VARDA POR AGNÈS
Num dado momento de VARDA POR AGNÈS, um menino visita a instalação que Agnès criou a propósito da sepultura do seu gato na Fundação Cartier. Na saída, ele comenta com ela mais ou menos assim: “Os cemitérios são lugares muito tristes, mas este aqui é mais alegre, com cores divertidas”. A observação vale como uma pequena teoria sobre a obra de Agnès Varda. Ao longo de 64 anos de vida artística, ela tratou de muitas coisas alegres e coloridas, mas a alegria e as cores estavam presentes também quando abordava assuntos graves como a viuvez, o feminismo, a contestação política e a infelicidade no amor.
Esse seu último trabalho não é o único autobiográfico. Os Catadores e Eu e As Praias de Agnès eram fundamentalmente voltados para sua vida e trabalho. Na verdade, uma dimensão autorreferente era própria de grande parte de seus filmes, de vários formatos, tamanhos e épocas. O que particulariza VARDA POR AGNÈS é ser apresentado como uma masterclass formal sobre sua trajetória. Trechos de palestras em pelo menos três recintos diferentes, junto a depoimentos gravados em situações diversas e fragmentos de making ofs formam uma cadeia de considerações da diretora a respeito de suas escolhas, métodos e objetivos.
Uma inteligência mansa e uma clareza cristalina caracterizam suas digressões.
Inspiração, criação e compartilhamento – estas são as “palavras mágicas” que a orientavam, correspondendo a um antes, durante e depois da produção. Cenas de 20 filmes ilustram sua apresentação, orientada mais por associações de ideias que por cronologia (termo que ela, a certa altura, num divertido equívoco, troca por “criminologia”). Soma-se a isso uma revisão de seu trabalho em instalações e na fotografia fixa (que fotos fantásticas!). Esses campos ajudam a compreender melhor sua estética de colagem e sua inquietação com as estruturas.

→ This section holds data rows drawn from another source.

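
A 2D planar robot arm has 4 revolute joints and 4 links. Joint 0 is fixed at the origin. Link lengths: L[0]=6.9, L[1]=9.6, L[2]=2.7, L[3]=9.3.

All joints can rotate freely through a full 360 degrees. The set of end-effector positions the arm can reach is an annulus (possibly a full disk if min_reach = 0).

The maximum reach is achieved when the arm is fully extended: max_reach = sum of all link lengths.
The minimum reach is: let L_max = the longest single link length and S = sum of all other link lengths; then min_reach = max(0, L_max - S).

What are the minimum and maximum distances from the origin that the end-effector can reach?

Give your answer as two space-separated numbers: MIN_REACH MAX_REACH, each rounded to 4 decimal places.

Answer: 0.0000 28.5000

Derivation:
Link lengths: [6.9, 9.6, 2.7, 9.3]
max_reach = 6.9 + 9.6 + 2.7 + 9.3 = 28.5
L_max = max([6.9, 9.6, 2.7, 9.3]) = 9.6
S (sum of others) = 28.5 - 9.6 = 18.9
min_reach = max(0, 9.6 - 18.9) = max(0, -9.3) = 0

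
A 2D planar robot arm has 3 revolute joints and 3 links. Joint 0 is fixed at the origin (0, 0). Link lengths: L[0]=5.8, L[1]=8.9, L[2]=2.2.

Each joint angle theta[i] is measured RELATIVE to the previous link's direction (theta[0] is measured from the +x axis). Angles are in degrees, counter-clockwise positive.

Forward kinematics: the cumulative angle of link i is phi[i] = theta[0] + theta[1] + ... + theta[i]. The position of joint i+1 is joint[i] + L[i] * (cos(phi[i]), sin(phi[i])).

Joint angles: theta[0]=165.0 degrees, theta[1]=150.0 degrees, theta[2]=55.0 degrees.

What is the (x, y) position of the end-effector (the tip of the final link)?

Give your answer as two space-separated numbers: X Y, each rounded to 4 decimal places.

joint[0] = (0.0000, 0.0000)  (base)
link 0: phi[0] = 165 = 165 deg
  cos(165 deg) = -0.9659, sin(165 deg) = 0.2588
  joint[1] = (0.0000, 0.0000) + 5.8 * (-0.9659, 0.2588) = (0.0000 + -5.6024, 0.0000 + 1.5012) = (-5.6024, 1.5012)
link 1: phi[1] = 165 + 150 = 315 deg
  cos(315 deg) = 0.7071, sin(315 deg) = -0.7071
  joint[2] = (-5.6024, 1.5012) + 8.9 * (0.7071, -0.7071) = (-5.6024 + 6.2933, 1.5012 + -6.2933) = (0.6909, -4.7921)
link 2: phi[2] = 165 + 150 + 55 = 370 deg
  cos(370 deg) = 0.9848, sin(370 deg) = 0.1736
  joint[3] = (0.6909, -4.7921) + 2.2 * (0.9848, 0.1736) = (0.6909 + 2.1666, -4.7921 + 0.3820) = (2.8575, -4.4101)
End effector: (2.8575, -4.4101)

Answer: 2.8575 -4.4101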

O sucesso de Os Catadores e Eu deixou, para as plateias mais jovens, a impressão de uma realizadora espontaneísta, interessada em simplicidades do cotidiano. Isso é verdade, sem dúvida, mas essa passagem panorâmica por sua carreira deixa claro que Varda era uma das criadoras mais inquietas e sofisticadas do cinema moderno. Dos curtas mais despretensiosos do início da carreira aos longas mais ambiciosos, havia a busca permanente de invenção de novos dispositivos narrativos e uma piscada de olhos para a reflexividade. Varda estava sempre próxima da animação ou da experimentação, quebrando cânones e levando o humor aonde não era chamado.
Para explicar o uso de planos-sequência móveis em Os Renegados, ela se aboleta num carrinho de travelling e se diverte com os movimentos, antes de tomar chuva com Sandrine Bonnaire. Faz um pouco como em Jane B par Agnès V., o perfil cubista e lúdico da atriz Jane Birkin. Como sempre, são fluidas as fronteiras entre documentário e ficção, assim como entre o objetivo e o subjetivo, a conversa séria e o impulso lúdico.
Agnès Varda morreu a 29 de março último, aos 90 anos, pouco depois de dar por concluído esse filme-testamento, criado como série de TV em dois episódios. Sua última imagem, esvanecendo-se na bruma de uma de “suas” praias, foi o fecho perfeito para uma longa jornada cinema adentro. O frescor de seus filmes, presente aqui em meio a um certo didatismo da abordagem, nos enche de saudade quando a tela se apaga.